I was really pissed. At myself, but also at the situation – bullshit rules and I don’t get along well. I knew better than to even leave the house to go resolve the issue until I’d had a chance to go through a whole cycle of losing and recovering my sanity and ability to self-regulate. I took my next stimulant dosage. I ate breakfast (I get very low blood sugar). Finally, when I was feeling pretty even-keeled, if drained, I went and took that month’s worth of grocery money (we’ll just have to figure out that problem when we run out of food…I’m only partially joking…maybe we’ll just let them repossess the car instead…) – and went to the police station. I was polite. I paid the tickets, plus the fines. I was polite, even though the lady behind the counter is our town’s most notoriously nasty parking agent. I didn’t even lose it when the lady behind me in line exclaimed “HOW MUCH did they just make you pay? Well that’s just crazy, I can’t believe that, how awful…” blahblahblah…I started to respond and then just left.
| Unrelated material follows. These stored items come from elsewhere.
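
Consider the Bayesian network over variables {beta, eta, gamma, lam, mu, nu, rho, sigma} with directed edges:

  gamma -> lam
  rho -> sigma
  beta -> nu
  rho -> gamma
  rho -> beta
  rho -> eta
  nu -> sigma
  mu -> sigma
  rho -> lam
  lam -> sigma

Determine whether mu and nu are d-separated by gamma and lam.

Yes

There are 4 undirected paths between mu and nu; checking each against the conditioning set {gamma, lam}:
Path 1: mu → sigma ← nu
  sigma is a collider here and neither sigma nor any of its descendants is conditioned on, so the collider stays closed — the path is blocked at sigma.
Path 2: mu → sigma ← rho → beta → nu
  sigma is a collider here and neither sigma nor any of its descendants is conditioned on, so the collider stays closed — the path is blocked at sigma.
Path 3: mu → sigma ← lam ← gamma ← rho → beta → nu
  sigma is a collider here and neither sigma nor any of its descendants is conditioned on, so the collider stays closed — the path is blocked at sigma.
Path 4: mu → sigma ← lam ← rho → beta → nu
  sigma is a collider here and neither sigma nor any of its descendants is conditioned on, so the collider stays closed — the path is blocked at sigma.
Since every path is blocked, d-separation holds.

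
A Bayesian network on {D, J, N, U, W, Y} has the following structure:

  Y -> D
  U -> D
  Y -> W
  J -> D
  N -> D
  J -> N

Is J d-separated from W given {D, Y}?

Yes

2 paths connect J and W; each must be blocked for d-separation to hold:
Path 1: J → D ← Y → W
  Y is a fork here and Y is conditioned on, so the path is blocked at Y.
Path 2: J → N → D ← Y → W
  Y is a fork here and Y is conditioned on, so the path is blocked at Y.
All paths are blocked; J ⊥ W | {D, Y} holds.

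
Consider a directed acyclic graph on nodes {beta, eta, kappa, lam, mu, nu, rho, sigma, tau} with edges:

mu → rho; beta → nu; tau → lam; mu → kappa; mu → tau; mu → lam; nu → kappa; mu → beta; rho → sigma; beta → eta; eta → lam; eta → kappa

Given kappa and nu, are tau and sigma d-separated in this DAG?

No

6 paths connect tau and sigma; each must be blocked for d-separation to hold:
Path 1: tau → lam ← eta ← beta → nu → kappa ← mu → rho → sigma
  lam is a collider here and neither lam nor any of its descendants is conditioned on, so the collider stays closed — the path is blocked at lam.
Path 2: tau → lam ← eta ← beta ← mu → rho → sigma
  lam is a collider here and neither lam nor any of its descendants is conditioned on, so the collider stays closed — the path is blocked at lam.
Path 3: tau → lam ← eta → kappa ← nu ← beta ← mu → rho → sigma
  lam is a collider here and neither lam nor any of its descendants is conditioned on, so the collider stays closed — the path is blocked at lam.
Path 4: tau → lam ← eta → kappa ← mu → rho → sigma
  lam is a collider here and neither lam nor any of its descendants is conditioned on, so the collider stays closed — the path is blocked at lam.
Path 5: tau → lam ← mu → rho → sigma
  lam is a collider here and neither lam nor any of its descendants is conditioned on, so the collider stays closed — the path is blocked at lam.
Path 6: tau ← mu → rho → sigma
  mu is a fork and mu is not conditioned on; rho is a chain and rho is not conditioned on — no node blocks this path, so it is active.
At least one path is unblocked, so d-separation fails.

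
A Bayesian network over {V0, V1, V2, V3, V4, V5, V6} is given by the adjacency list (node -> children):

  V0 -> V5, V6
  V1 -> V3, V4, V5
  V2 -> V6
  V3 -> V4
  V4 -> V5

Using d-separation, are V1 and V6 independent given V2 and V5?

There are 3 undirected paths between V1 and V6; checking each against the conditioning set {V2, V5}:
Path 1: V1 → V4 → V5 ← V0 → V6
  V4 is a chain and V4 is not conditioned on; V5 is a collider and V5 is conditioned on, which opens it; V0 is a fork and V0 is not conditioned on — no node blocks this path, so it is active.
Path 2: V1 → V5 ← V0 → V6
  V5 is a collider and V5 is conditioned on, which opens it; V0 is a fork and V0 is not conditioned on — no node blocks this path, so it is active.
Path 3: V1 → V3 → V4 → V5 ← V0 → V6
  V3 is a chain and V3 is not conditioned on; V4 is a chain and V4 is not conditioned on; V5 is a collider and V5 is conditioned on, which opens it; V0 is a fork and V0 is not conditioned on — no node blocks this path, so it is active.
At least one path is unblocked, so d-separation fails.

No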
Went to the store because it’s a superstition in my family that when your money situation is really shitty you should buy something. Long story for another time. So I did buy my husband a $6 bottle of wine to celebrate a very cool honor he’d received yesterday, and that he deserved a gift for. When you’re broke, that $6 isn’t going to make or break whether or not you make the car payment anyway. And people with no money still deserve a pat on the back. Then I went home.
Then I got up this morning, and remembered that I needed to move my car (yes, I parked there again, I don’t want to hear about it). I put on my snow boots. My coat. Grabbed keys. Went to and opened the car. Took out the long-handled brush to brush the snow off of the car…and the business owner across the street, whose 2 hr parking zone I was in, pulled up and smiled and waved at me.
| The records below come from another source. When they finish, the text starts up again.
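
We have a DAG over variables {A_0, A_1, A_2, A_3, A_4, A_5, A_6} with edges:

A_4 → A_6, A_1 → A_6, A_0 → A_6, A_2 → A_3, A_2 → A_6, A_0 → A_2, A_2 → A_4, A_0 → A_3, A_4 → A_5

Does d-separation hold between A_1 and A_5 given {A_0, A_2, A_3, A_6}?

We examine all 4 paths between A_1 and A_5:
Path 1: A_1 → A_6 ← A_4 → A_5
  A_6 is a collider and A_6 is conditioned on, which opens it; A_4 is a fork and A_4 is not conditioned on — no node blocks this path, so it is active.
Path 2: A_1 → A_6 ← A_0 → A_2 → A_4 → A_5
  A_0 is a fork here and A_0 is conditioned on, so the path is blocked at A_0.
Path 3: A_1 → A_6 ← A_0 → A_3 ← A_2 → A_4 → A_5
  A_0 is a fork here and A_0 is conditioned on, so the path is blocked at A_0.
Path 4: A_1 → A_6 ← A_2 → A_4 → A_5
  A_2 is a fork here and A_2 is conditioned on, so the path is blocked at A_2.
Since the path A_1 → A_6 ← A_4 → A_5 is active, A_1 and A_5 are not d-separated given {A_0, A_2, A_3, A_6}.

No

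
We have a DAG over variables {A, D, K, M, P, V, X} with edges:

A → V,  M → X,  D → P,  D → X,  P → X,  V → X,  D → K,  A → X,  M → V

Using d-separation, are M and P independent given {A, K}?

6 paths connect M and P; each must be blocked for d-separation to hold:
Path 1: M → X ← P
  X is a collider here and neither X nor any of its descendants is conditioned on, so the collider stays closed — the path is blocked at X.
Path 2: M → X ← D → P
  X is a collider here and neither X nor any of its descendants is conditioned on, so the collider stays closed — the path is blocked at X.
Path 3: M → V → X ← P
  X is a collider here and neither X nor any of its descendants is conditioned on, so the collider stays closed — the path is blocked at X.
Path 4: M → V → X ← D → P
  X is a collider here and neither X nor any of its descendants is conditioned on, so the collider stays closed — the path is blocked at X.
Path 5: M → V ← A → X ← P
  V is a collider here and neither V nor any of its descendants is conditioned on, so the collider stays closed — the path is blocked at V.
Path 6: M → V ← A → X ← D → P
  V is a collider here and neither V nor any of its descendants is conditioned on, so the collider stays closed — the path is blocked at V.
Since every path is blocked, d-separation holds.

Yes — M and P are d-separated given {A, K}.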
And I lost it. I beat the shit out of my own car with the long handled brush AND likely made her think I was completely insane, all at once.
And it’s the second brush I’ve broken, though the first one had nothing to do with a fit of rage.
I wasn’t pissed at her, though I think he 2-hr parking zone is complete shit. I wasn’t pissed at the city…their rules are stupid, but they’re not the idiot that got all the tickets by being forgetful. I’m not even sure if I was pissed at myself, though I really feel like I did something stupid. I think it was just that the whole situation was really stressful.
Next time I rustle up a spare $6 I’ll grab myself a new long-handled brush. Until then I guess I’ll be using a broom and a credit card to clean off the car.
In all of this, though I’m sitting here feeling ridiculous about it, there were some good things that happened. I acknowledged my responsibility. I respected my own limits and waited until I was in a better headspace to address the situation. I made sure I took my meds and ate something. I remedied the situation with regard for respecting others. I made damn sure I moved my car this morning when I needed to (not sure what my plan with that will be, long-term, but I’ll come up with something). The next time I see that neighbor, I’ll make sure to be polite and engage her in a way that’s not over the top, and maybe even apologize. Would you believe she’s also: A therapist. (I know, as if this whole thing wasn’t embarrassing enough.)
Overall I’m giving myself a B – grade this time. The really important basics of coping through the situation, I handled well. I need to not create the situation again in the first place. And I need to follow through all the way to the end on the tempering of my ridiculous reaction (couldn’t I have just turned and gone into the house and punched a couch pillow, for Heaven’s sake).